Charles k. Kao Death – Kuen Kao, Pinyin Gao Kun, (conceived November 4, 1933, Shanghai, China—passed on September 23, 2018, Hong Kong), a physicist who was granted the Nobel Prize for Physics in 2009 for his disclosure of how light can be sent through fiber-optic links. He imparted the prize to physicists Willard Boyle and George E. Smith, who won for their work in creating the charge-coupled gadget (CCD). Kao held double citizenship in Great Britain and the United States.
Kao got a four-year certification in electrical design from the University of London in 1957. That very year he went to work for Standard Telephones and Cables, a British auxiliary of the American media communications organization ITT. In 1960 he moved to ITT’s Standard Telecommunication Laboratories in Harlow, England. Kao got a doctorate in electrical design from the University of London in 1965. In 1966 he and British architect George Hockham recommended that strands made of super unadulterated glass could send light for distances of kilometers without a complete loss of sign. In 1970 the principal pragmatic fiber-optic link was effectively created, and before the finish of the twentieth century, a significant part of the world’s media communications was going through the fiber-optic links.
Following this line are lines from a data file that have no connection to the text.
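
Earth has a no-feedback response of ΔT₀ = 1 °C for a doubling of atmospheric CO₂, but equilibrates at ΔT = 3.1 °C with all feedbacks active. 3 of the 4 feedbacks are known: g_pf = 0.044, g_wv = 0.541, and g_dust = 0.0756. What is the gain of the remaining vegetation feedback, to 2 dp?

Amplification A = ΔT/ΔT₀ = 3.1/1 = 3.1.
Total gain g = 1 − 1/A = 1 − 1/3.1 = 0.6774.
Known gains sum to 0.044 + 0.541 + 0.0756 = 0.6606.
g_veg = 0.6774 − 0.6606 = 0.02.

0.02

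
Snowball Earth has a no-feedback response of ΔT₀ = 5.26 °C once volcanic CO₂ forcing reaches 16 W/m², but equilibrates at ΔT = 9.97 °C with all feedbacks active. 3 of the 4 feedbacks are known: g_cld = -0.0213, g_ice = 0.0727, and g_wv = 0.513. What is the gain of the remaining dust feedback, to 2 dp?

-0.09

Amplification A = ΔT/ΔT₀ = 9.97/5.26 = 1.895.
Total gain g = 1 − 1/A = 1 − 1/1.895 = 0.4723.
Known gains sum to -0.0213 + 0.0727 + 0.513 = 0.5644.
g_dust = 0.4723 − 0.5644 = -0.09.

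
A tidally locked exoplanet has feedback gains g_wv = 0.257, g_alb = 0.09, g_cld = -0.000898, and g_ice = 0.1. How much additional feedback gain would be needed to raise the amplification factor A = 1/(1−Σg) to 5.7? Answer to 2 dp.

0.38

Current total gain = 0.446102.
Target gain for A = 5.7: g* = 1 − 1/5.7 = 0.8246.
Additional gain needed = 0.8246 − 0.446102 = 0.38.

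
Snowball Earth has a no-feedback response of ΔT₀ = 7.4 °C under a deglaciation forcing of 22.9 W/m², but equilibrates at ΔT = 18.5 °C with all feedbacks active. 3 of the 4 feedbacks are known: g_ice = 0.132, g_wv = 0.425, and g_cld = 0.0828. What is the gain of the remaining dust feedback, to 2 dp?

-0.04

Amplification A = ΔT/ΔT₀ = 18.5/7.4 = 2.5.
Total gain g = 1 − 1/A = 1 − 1/2.5 = 0.6.
Known gains sum to 0.132 + 0.425 + 0.0828 = 0.6398.
g_dust = 0.6 − 0.6398 = -0.04.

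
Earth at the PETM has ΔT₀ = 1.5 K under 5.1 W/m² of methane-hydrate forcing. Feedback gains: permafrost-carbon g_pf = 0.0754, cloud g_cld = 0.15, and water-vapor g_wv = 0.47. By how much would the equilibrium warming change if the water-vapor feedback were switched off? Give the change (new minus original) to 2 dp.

Original: g = 0.6954, ΔT = 1.5/(1−0.6954) = 4.9245 K.
Without water-vapor: g' = 0.2254, ΔT' = 1.5/(1−0.2254) = 1.9365 K.
Change = 1.9365 − 4.9245 = -2.99 K.

-2.99 K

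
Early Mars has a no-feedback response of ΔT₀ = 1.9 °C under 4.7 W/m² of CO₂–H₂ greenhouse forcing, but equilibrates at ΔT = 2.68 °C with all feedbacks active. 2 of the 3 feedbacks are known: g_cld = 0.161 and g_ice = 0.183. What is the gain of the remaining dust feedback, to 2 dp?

Amplification A = ΔT/ΔT₀ = 2.68/1.9 = 1.411.
Total gain g = 1 − 1/A = 1 − 1/1.411 = 0.2913.
Known gains sum to 0.161 + 0.183 = 0.344.
g_dust = 0.2913 − 0.344 = -0.05.

-0.05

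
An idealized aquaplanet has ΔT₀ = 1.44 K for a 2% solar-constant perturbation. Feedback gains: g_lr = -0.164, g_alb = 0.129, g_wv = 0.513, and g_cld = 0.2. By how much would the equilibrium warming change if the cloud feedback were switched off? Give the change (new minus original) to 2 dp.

-1.71 K

Original: g = 0.678, ΔT = 1.44/(1−0.678) = 4.4720 K.
Without cloud: g' = 0.478, ΔT' = 1.44/(1−0.478) = 2.7586 K.
Change = 2.7586 − 4.4720 = -1.71 K.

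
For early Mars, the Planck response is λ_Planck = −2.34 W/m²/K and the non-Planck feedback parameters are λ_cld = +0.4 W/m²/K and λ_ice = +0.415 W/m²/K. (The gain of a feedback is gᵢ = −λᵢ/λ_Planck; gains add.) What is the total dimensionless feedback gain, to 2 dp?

Convert to gains: g_cld = 0.4/2.34 = 0.1709; g_ice = 0.415/2.34 = 0.1774.
Total gain g = 0.3483.

0.35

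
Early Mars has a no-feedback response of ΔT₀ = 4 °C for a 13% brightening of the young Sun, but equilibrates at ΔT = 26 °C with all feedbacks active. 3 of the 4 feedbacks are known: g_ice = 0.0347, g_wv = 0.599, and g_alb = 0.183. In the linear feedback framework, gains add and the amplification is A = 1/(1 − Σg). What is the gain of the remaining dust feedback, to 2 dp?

0.03

Amplification A = ΔT/ΔT₀ = 26/4 = 6.5.
Total gain g = 1 − 1/A = 1 − 1/6.5 = 0.8462.
Known gains sum to 0.0347 + 0.599 + 0.183 = 0.8167.
g_dust = 0.8462 − 0.8167 = 0.03.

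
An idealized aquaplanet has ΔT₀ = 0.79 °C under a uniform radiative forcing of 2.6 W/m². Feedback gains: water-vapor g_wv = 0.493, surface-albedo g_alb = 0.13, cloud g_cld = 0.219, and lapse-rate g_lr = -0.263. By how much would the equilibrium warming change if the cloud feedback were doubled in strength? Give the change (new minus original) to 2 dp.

2.03 °C

Original: g = 0.579, ΔT = 0.79/(1−0.579) = 1.8765 °C.
With doubled cloud: g' = 0.798, ΔT' = 0.79/(1−0.798) = 3.9109 °C.
Change = 3.9109 − 1.8765 = 2.03 °C.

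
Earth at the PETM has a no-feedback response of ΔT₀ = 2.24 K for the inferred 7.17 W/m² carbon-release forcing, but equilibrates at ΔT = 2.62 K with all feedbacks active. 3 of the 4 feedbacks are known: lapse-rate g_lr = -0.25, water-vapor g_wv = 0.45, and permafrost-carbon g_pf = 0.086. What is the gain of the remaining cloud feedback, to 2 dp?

-0.14

Amplification A = ΔT/ΔT₀ = 2.62/2.24 = 1.17.
Total gain g = 1 − 1/A = 1 − 1/1.17 = 0.1453.
Known gains sum to -0.25 + 0.45 + 0.086 = 0.286.
g_cld = 0.1453 − 0.286 = -0.14.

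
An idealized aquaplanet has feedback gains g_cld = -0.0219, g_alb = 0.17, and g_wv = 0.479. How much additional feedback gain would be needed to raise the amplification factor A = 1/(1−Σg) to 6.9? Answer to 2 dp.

0.23

Current total gain = 0.6271.
Target gain for A = 6.9: g* = 1 − 1/6.9 = 0.8551.
Additional gain needed = 0.8551 − 0.6271 = 0.23.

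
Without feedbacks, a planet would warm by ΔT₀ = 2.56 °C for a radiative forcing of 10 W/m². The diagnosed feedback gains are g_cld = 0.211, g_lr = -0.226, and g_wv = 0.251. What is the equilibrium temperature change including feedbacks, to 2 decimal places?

3.35 °C

Total gain g = 0.211 − 0.226 + 0.251 = 0.236.
Amplification A = 1/(1 − 0.236) = 1.309.
ΔT = 2.56 × 1.309 = 3.35 °C.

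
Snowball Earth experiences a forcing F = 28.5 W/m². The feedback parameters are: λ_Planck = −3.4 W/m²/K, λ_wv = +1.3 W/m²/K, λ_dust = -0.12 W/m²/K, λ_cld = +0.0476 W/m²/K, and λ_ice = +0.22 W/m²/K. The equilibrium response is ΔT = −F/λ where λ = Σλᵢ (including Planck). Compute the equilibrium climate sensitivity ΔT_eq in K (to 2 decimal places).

14.60 K

Net feedback parameter λ = (−3.4) + (+1.3) + (-0.12) + (+0.0476) + (+0.22) = -1.9524 W/m²/K.
ΔT = −F/λ = −28.5/(-1.9524) = 14.60 K.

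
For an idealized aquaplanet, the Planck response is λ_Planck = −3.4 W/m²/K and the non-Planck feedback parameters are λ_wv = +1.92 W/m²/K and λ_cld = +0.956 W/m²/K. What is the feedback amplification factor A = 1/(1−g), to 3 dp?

6.489

Convert to gains: g_wv = 1.92/3.4 = 0.5647; g_cld = 0.956/3.4 = 0.2812.
Total gain g = 0.8459.
A = 1/(1 − 0.8459) = 6.489.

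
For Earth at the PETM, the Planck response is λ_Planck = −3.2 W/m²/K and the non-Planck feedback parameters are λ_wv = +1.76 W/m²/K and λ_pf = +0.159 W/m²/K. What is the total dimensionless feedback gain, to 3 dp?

Convert to gains: g_wv = 1.76/3.2 = 0.55; g_pf = 0.159/3.2 = 0.04969.
Total gain g = 0.59969.

0.600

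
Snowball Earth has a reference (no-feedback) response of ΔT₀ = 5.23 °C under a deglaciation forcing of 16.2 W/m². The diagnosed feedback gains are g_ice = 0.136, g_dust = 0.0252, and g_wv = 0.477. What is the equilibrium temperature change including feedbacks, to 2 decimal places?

Total gain g = 0.136 + 0.0252 + 0.477 = 0.6382.
Amplification A = 1/(1 − 0.6382) = 2.764.
ΔT = 5.23 × 2.764 = 14.46 °C.

14.46 °C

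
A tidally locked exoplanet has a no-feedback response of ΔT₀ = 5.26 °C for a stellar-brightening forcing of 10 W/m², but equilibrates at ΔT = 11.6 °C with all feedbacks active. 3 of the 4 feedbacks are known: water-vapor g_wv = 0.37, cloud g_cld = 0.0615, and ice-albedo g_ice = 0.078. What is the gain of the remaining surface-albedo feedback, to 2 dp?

0.04

Amplification A = ΔT/ΔT₀ = 11.6/5.26 = 2.205.
Total gain g = 1 − 1/A = 1 − 1/2.205 = 0.5465.
Known gains sum to 0.37 + 0.0615 + 0.078 = 0.5095.
g_alb = 0.5465 − 0.5095 = 0.04.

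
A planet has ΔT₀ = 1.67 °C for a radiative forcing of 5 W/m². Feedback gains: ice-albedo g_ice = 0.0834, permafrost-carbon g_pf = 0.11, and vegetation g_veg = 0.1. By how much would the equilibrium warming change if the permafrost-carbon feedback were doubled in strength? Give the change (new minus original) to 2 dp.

Original: g = 0.2934, ΔT = 1.67/(1−0.2934) = 2.3634 °C.
With doubled permafrost-carbon: g' = 0.4034, ΔT' = 1.67/(1−0.4034) = 2.7992 °C.
Change = 2.7992 − 2.3634 = 0.44 °C.

0.44 °C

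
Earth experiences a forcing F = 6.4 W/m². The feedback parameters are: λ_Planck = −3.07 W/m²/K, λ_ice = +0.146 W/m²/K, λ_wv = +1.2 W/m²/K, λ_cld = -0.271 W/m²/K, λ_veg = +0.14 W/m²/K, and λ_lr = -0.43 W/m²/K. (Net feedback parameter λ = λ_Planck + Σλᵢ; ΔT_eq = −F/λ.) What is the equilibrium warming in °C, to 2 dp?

2.80 °C

Net feedback parameter λ = (−3.07) + (+0.146) + (+1.2) + (-0.271) + (+0.14) + (-0.43) = -2.285 W/m²/K.
ΔT = −F/λ = −6.4/(-2.285) = 2.80 °C.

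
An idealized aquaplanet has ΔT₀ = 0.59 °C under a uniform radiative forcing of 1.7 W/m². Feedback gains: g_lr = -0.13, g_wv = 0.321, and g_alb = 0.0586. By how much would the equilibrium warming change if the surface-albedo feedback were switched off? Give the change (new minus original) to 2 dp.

Original: g = 0.2496, ΔT = 0.59/(1−0.2496) = 0.7862 °C.
Without surface-albedo: g' = 0.191, ΔT' = 0.59/(1−0.191) = 0.7293 °C.
Change = 0.7293 − 0.7862 = -0.06 °C.

-0.06 °C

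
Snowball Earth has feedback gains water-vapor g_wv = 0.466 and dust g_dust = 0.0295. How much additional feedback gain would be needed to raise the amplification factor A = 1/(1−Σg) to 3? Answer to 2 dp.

Current total gain = 0.4955.
Target gain for A = 3: g* = 1 − 1/3 = 0.6667.
Additional gain needed = 0.6667 − 0.4955 = 0.17.

0.17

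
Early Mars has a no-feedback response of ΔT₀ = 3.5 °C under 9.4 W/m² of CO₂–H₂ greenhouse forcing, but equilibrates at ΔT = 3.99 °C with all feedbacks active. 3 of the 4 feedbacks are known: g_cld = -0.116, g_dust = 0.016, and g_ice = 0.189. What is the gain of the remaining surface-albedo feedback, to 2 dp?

0.03

Amplification A = ΔT/ΔT₀ = 3.99/3.5 = 1.14.
Total gain g = 1 − 1/A = 1 − 1/1.14 = 0.1228.
Known gains sum to -0.116 + 0.016 + 0.189 = 0.089.
g_alb = 0.1228 − 0.089 = 0.03.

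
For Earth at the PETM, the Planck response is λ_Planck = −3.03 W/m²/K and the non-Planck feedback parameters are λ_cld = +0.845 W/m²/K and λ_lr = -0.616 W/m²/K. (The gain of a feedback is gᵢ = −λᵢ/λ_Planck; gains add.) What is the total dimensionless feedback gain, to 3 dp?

Convert to gains: g_cld = 0.845/3.03 = 0.2789; g_lr = -0.616/3.03 = -0.2033.
Total gain g = 0.0756.

0.076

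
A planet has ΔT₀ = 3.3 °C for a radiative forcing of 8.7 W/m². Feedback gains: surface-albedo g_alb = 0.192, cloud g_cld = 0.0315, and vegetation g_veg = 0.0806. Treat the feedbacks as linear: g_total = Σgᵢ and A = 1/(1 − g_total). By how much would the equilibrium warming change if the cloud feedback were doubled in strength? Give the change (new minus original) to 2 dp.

Original: g = 0.3041, ΔT = 3.3/(1−0.3041) = 4.7421 °C.
With doubled cloud: g' = 0.3356, ΔT' = 3.3/(1−0.3356) = 4.9669 °C.
Change = 4.9669 − 4.7421 = 0.22 °C.

0.22 °C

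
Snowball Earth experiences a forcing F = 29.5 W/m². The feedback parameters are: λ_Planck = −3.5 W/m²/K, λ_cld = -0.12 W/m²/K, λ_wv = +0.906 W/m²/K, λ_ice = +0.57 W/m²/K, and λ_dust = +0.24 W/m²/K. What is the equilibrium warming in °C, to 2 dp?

15.49 °C

Net feedback parameter λ = (−3.5) + (-0.12) + (+0.906) + (+0.57) + (+0.24) = -1.904 W/m²/K.
ΔT = −F/λ = −29.5/(-1.904) = 15.49 °C.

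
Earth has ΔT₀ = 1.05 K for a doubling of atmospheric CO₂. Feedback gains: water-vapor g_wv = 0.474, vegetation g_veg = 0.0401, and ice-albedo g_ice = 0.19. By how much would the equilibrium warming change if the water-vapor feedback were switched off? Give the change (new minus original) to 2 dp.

-2.18 K

Original: g = 0.7041, ΔT = 1.05/(1−0.7041) = 3.5485 K.
Without water-vapor: g' = 0.2301, ΔT' = 1.05/(1−0.2301) = 1.3638 K.
Change = 1.3638 − 3.5485 = -2.18 K.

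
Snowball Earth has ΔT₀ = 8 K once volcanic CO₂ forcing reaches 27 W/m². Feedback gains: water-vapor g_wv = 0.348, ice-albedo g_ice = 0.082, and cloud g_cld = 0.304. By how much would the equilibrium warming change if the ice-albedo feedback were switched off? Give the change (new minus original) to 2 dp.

Original: g = 0.734, ΔT = 8/(1−0.734) = 30.0752 K.
Without ice-albedo: g' = 0.652, ΔT' = 8/(1−0.652) = 22.9885 K.
Change = 22.9885 − 30.0752 = -7.09 K.

-7.09 K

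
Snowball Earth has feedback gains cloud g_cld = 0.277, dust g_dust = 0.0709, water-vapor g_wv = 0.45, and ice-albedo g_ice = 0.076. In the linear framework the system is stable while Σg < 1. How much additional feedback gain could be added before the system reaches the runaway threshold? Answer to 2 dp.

Current total gain = 0.277 + 0.0709 + 0.45 + 0.076 = 0.8739.
Margin to runaway = 1 − 0.8739 = 0.13.

0.13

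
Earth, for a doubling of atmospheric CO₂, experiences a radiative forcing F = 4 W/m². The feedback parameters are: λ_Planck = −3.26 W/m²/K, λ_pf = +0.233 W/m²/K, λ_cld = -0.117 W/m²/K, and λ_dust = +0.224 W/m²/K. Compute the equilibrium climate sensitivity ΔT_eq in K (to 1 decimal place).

1.4 K

Net feedback parameter λ = (−3.26) + (+0.233) + (-0.117) + (+0.224) = -2.92 W/m²/K.
ΔT = −F/λ = −4/(-2.92) = 1.4 K.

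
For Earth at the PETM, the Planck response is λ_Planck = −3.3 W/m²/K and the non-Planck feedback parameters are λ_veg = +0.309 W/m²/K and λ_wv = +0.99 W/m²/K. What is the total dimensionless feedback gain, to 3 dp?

0.394

Convert to gains: g_veg = 0.309/3.3 = 0.09364; g_wv = 0.99/3.3 = 0.3.
Total gain g = 0.39364.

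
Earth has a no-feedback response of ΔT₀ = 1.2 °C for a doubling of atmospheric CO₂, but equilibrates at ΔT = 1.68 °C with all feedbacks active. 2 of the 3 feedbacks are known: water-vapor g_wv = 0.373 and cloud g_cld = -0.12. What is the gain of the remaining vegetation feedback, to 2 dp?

0.03

Amplification A = ΔT/ΔT₀ = 1.68/1.2 = 1.4.
Total gain g = 1 − 1/A = 1 − 1/1.4 = 0.2857.
Known gains sum to 0.373 − 0.12 = 0.253.
g_veg = 0.2857 − 0.253 = 0.03.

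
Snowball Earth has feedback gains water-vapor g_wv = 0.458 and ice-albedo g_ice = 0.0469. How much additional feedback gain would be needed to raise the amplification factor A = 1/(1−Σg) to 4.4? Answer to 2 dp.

0.27

Current total gain = 0.5049.
Target gain for A = 4.4: g* = 1 − 1/4.4 = 0.7727.
Additional gain needed = 0.7727 − 0.5049 = 0.27.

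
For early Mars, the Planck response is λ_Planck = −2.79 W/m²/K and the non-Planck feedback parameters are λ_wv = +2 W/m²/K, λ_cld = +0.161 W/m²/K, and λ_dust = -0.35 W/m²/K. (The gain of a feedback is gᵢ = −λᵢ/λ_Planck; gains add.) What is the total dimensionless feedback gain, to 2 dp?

0.65

Convert to gains: g_wv = 2/2.79 = 0.7168; g_cld = 0.161/2.79 = 0.05771; g_dust = -0.35/2.79 = -0.1254.
Total gain g = 0.64911.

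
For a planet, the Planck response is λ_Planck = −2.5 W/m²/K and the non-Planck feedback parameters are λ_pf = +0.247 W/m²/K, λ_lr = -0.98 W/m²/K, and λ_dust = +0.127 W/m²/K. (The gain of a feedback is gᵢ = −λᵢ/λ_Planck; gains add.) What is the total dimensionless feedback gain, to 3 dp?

-0.242

Convert to gains: g_pf = 0.247/2.5 = 0.0988; g_lr = -0.98/2.5 = -0.392; g_dust = 0.127/2.5 = 0.0508.
Total gain g = -0.2424.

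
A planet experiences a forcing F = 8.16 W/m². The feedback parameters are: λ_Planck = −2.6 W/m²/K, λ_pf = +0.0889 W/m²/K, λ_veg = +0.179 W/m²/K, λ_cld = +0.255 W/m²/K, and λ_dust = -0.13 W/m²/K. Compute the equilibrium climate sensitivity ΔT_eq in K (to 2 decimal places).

Net feedback parameter λ = (−2.6) + (+0.0889) + (+0.179) + (+0.255) + (-0.13) = -2.2071 W/m²/K.
ΔT = −F/λ = −8.16/(-2.2071) = 3.70 K.

3.70 K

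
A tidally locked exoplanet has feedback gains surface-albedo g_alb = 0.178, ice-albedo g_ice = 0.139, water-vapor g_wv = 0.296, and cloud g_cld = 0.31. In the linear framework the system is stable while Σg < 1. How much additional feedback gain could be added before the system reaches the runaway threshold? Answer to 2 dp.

0.08

Current total gain = 0.178 + 0.139 + 0.296 + 0.31 = 0.923.
Margin to runaway = 1 − 0.923 = 0.08.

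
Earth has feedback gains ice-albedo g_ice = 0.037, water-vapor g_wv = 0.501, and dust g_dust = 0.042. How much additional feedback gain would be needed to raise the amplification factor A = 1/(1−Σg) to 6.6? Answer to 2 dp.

0.27

Current total gain = 0.58.
Target gain for A = 6.6: g* = 1 − 1/6.6 = 0.8485.
Additional gain needed = 0.8485 − 0.58 = 0.27.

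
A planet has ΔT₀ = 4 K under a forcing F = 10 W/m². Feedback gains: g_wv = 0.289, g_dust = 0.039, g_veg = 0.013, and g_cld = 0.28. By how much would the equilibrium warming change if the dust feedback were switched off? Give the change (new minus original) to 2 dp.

-0.98 K

Original: g = 0.621, ΔT = 4/(1−0.621) = 10.5541 K.
Without dust: g' = 0.582, ΔT' = 4/(1−0.582) = 9.5694 K.
Change = 9.5694 − 10.5541 = -0.98 K.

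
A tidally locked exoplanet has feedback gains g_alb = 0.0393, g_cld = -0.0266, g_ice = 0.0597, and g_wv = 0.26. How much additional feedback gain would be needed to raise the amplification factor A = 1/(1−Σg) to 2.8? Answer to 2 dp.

0.31

Current total gain = 0.3324.
Target gain for A = 2.8: g* = 1 − 1/2.8 = 0.6429.
Additional gain needed = 0.6429 − 0.3324 = 0.31.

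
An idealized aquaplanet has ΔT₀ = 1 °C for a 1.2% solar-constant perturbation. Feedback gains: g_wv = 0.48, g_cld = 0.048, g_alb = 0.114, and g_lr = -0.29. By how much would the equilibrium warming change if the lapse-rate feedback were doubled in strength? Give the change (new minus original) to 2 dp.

Original: g = 0.352, ΔT = 1/(1−0.352) = 1.5432 °C.
With doubled lapse-rate: g' = 0.062, ΔT' = 1/(1−0.062) = 1.0661 °C.
Change = 1.0661 − 1.5432 = -0.48 °C.

-0.48 °C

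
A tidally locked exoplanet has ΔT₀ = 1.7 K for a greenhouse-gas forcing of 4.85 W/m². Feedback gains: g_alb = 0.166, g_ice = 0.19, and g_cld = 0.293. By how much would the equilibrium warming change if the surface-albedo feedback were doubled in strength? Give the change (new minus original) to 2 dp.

Original: g = 0.649, ΔT = 1.7/(1−0.649) = 4.8433 K.
With doubled surface-albedo: g' = 0.815, ΔT' = 1.7/(1−0.815) = 9.1892 K.
Change = 9.1892 − 4.8433 = 4.35 K.

4.35 K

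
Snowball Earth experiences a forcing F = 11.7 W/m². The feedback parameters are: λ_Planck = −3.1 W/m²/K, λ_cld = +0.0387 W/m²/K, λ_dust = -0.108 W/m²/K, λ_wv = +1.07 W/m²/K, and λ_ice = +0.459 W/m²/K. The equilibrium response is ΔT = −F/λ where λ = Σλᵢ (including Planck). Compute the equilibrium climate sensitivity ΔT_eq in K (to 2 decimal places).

Net feedback parameter λ = (−3.1) + (+0.0387) + (-0.108) + (+1.07) + (+0.459) = -1.6403 W/m²/K.
ΔT = −F/λ = −11.7/(-1.6403) = 7.13 K.

7.13 K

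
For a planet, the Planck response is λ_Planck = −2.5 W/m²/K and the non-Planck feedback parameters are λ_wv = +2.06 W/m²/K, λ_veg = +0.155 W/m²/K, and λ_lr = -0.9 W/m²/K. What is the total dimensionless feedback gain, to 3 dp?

Convert to gains: g_wv = 2.06/2.5 = 0.824; g_veg = 0.155/2.5 = 0.062; g_lr = -0.9/2.5 = -0.36.
Total gain g = 0.526.

0.526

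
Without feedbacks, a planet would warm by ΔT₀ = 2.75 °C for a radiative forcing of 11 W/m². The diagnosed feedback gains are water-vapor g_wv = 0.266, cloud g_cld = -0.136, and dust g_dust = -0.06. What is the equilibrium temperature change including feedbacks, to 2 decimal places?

2.96 °C

Total gain g = 0.266 − 0.136 − 0.06 = 0.07.
Amplification A = 1/(1 − 0.07) = 1.075.
ΔT = 2.75 × 1.075 = 2.96 °C.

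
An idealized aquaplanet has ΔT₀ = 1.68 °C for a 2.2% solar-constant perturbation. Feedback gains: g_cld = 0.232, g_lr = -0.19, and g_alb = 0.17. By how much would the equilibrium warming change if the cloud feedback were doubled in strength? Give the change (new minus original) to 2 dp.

Original: g = 0.212, ΔT = 1.68/(1−0.212) = 2.1320 °C.
With doubled cloud: g' = 0.444, ΔT' = 1.68/(1−0.444) = 3.0216 °C.
Change = 3.0216 − 2.1320 = 0.89 °C.

0.89 °C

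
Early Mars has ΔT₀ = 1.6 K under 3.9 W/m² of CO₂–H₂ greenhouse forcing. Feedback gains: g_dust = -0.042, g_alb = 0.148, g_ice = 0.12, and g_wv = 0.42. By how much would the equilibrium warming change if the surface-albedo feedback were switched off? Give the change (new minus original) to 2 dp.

Original: g = 0.646, ΔT = 1.6/(1−0.646) = 4.5198 K.
Without surface-albedo: g' = 0.498, ΔT' = 1.6/(1−0.498) = 3.1873 K.
Change = 3.1873 − 4.5198 = -1.33 K.

-1.33 K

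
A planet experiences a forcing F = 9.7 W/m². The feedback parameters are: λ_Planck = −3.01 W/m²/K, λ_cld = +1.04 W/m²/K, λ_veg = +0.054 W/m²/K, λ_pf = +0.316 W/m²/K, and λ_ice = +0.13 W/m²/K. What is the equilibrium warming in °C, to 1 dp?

Net feedback parameter λ = (−3.01) + (+1.04) + (+0.054) + (+0.316) + (+0.13) = -1.47 W/m²/K.
ΔT = −F/λ = −9.7/(-1.47) = 6.6 °C.

6.6 °C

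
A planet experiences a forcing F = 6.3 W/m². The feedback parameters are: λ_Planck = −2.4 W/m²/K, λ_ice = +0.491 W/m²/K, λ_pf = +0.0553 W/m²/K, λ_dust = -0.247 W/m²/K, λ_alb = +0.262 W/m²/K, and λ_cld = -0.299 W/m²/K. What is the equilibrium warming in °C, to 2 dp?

Net feedback parameter λ = (−2.4) + (+0.491) + (+0.0553) + (-0.247) + (+0.262) + (-0.299) = -2.1377 W/m²/K.
ΔT = −F/λ = −6.3/(-2.1377) = 2.95 °C.

2.95 °C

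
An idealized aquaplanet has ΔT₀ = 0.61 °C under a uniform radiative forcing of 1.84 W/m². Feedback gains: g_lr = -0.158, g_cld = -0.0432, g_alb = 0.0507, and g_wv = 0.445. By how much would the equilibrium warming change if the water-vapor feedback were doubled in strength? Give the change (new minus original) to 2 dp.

Original: g = 0.2945, ΔT = 0.61/(1−0.2945) = 0.8646 °C.
With doubled water-vapor: g' = 0.7395, ΔT' = 0.61/(1−0.7395) = 2.3417 °C.
Change = 2.3417 − 0.8646 = 1.48 °C.

1.48 °C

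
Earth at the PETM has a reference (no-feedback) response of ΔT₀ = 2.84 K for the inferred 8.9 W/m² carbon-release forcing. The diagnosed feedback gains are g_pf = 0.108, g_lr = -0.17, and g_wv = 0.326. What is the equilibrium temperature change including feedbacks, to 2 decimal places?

3.86 K

Total gain g = 0.108 − 0.17 + 0.326 = 0.264.
Amplification A = 1/(1 − 0.264) = 1.359.
ΔT = 2.84 × 1.359 = 3.86 K.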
In 1970 Kao passed on ITT to go through four years at the Chinese University of Hong Kong. In 1974 he rejoined ITT as a boss researcher of its electro-optical items division in Roanoke, Virginia. He later turned into ITT’s overseer of designing in that division, and from 1983 to 1987 he was lead researcher and head of the examination at the ITT Advanced Tech Center in Shelton, Connecticut. From 1987 to 1996 he was bad habit chancellor and president at the Chinese University of Hong Kong. Kao then, at that point, became administrator and CEO (1996–2001) of Transtech, a Hong Kong fiber-optic organization, and in 2000 he became director and CEO of ITX Services, an innovation move organization.